But love is blind and you soon will find that you’re just a boy again.

April 14, 2009

Continuing on with Ronnie Lane month here at “Ain’t Superstitious, But These Things I’ve Seen…” I thought it would be appropriate this week to take a look at some covers other artists have done of Ronnie songs, since we already dipped into some of the covers he took on in his lifetime (which are gone now, ah see — sticking to that 10-day rule. Gotta keep up!)

It’s my personal opinion that any artist worth their salt should be able to do a Ronnie cover, but the funny thing is that even as simple as his songs are, it’s impossible to better the original versions of Ronnie’s songs. His songs were just perfect in his hands, and while everyone should and will try them (like Beatles songs), they never will better them (like Beatles songs).

Nevertheless, here are a few cool tries.


They're just pointing out who the man is. That's all.

They're just pointing out who the man is. That's all.



Golden Smog – Glad and Sorry
You can all debate whether this was a supergroup or just a cool get together of some high profile names (at the time and now), including Wilco’s Jeff Tweedy, Soul Asylum’s Dan Murphy and the Jayhawks’ Gary Louris and Marc Perlman, but they made some pretty cool music together, and this was pulled from their debut album together, 1995’s Down by the Old Mainstream. It’s one of only two covers on the album, and while it rolls along at a relaxed pace and with nice guitar work, it’s still not a patch on the Faces’ version from 1973’s Ooh La La where Ronnie harmonized with Ronnie Wood and Ian McLagan laid down one of the finest simple piano lines ever committed to acetate. 

Idha – Ooh La La
Andy Bell’s ex-wife is getting some decent mileage on this blog all of the sudden, but not without good reason — she has a pretty good voice and obviously some exquisite taste in tunes. This is culled from her 1994 EP A Woman in a Man’s World, in which she does a lot of acoustic-led covers of male-penned songs. This is a fun song for anyone to play and/or sing, but considering she doesn’t change the lyrics, it gives the song a funny feeling in that, well, a woman’s singing it. Because, as my late friend Brian once said, the whole reason this song is so great is “because it’s just about how women f*ck with you your whole life.”  
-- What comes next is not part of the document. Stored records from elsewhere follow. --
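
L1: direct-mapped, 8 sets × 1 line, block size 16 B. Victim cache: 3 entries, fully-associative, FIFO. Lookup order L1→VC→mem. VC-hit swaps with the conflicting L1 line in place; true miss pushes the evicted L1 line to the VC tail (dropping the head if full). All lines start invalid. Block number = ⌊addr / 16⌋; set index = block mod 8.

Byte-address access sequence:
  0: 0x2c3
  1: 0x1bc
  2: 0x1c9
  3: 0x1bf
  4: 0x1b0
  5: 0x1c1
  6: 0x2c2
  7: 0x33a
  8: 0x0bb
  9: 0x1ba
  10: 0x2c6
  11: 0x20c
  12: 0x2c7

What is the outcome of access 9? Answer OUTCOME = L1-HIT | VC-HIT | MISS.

OUTCOME = VC-HIT

0: 0x2c3 (blk 44, set 4) → MISS  vc=[]
1: 0x1bc (blk 27, set 3) → MISS  vc=[]
2: 0x1c9 (blk 28, set 4) → MISS  vc=[44]
3: 0x1bf (blk 27, set 3) → L1-HIT  vc=[44]
4: 0x1b0 (blk 27, set 3) → L1-HIT  vc=[44]
5: 0x1c1 (blk 28, set 4) → L1-HIT  vc=[44]
6: 0x2c2 (blk 44, set 4) → VC-HIT  vc=[28]
7: 0x33a (blk 51, set 3) → MISS  vc=[28, 27]
8: 0xbb (blk 11, set 3) → MISS  vc=[28, 27, 51]
9: 0x1ba (blk 27, set 3) → VC-HIT  vc=[28, 11, 51]
10: 0x2c6 (blk 44, set 4) → L1-HIT  vc=[28, 11, 51]
11: 0x20c (blk 32, set 0) → MISS  vc=[28, 11, 51]
12: 0x2c7 (blk 44, set 4) → L1-HIT  vc=[28, 11, 51]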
Ocean Colour Scene – The Poacher
Arguably Britain’s most prominent Mod band in the late 1990s, the Birmingham quartet laid down an acoustic version of this solo Ronnie classic for the BBC, which can be now found on The BBC Sessions. Lead guitarist Steve Cradock got his first proper vocal debut on OCS’ last album, On the Leyline with the track “These Days I’m Tired” and also issued a beautifully understated record, The Kundalini Target, earlier this year, but this is pretty cool because he takes lead vocals here for what might be the first time in an Ocean Colour Scene song (I’m hard pressed to think of an earlier example at the moment). The band were also known to tear up Ronnie’s Small Faces classic “Song of a Baker” at several gigs in the 1990s.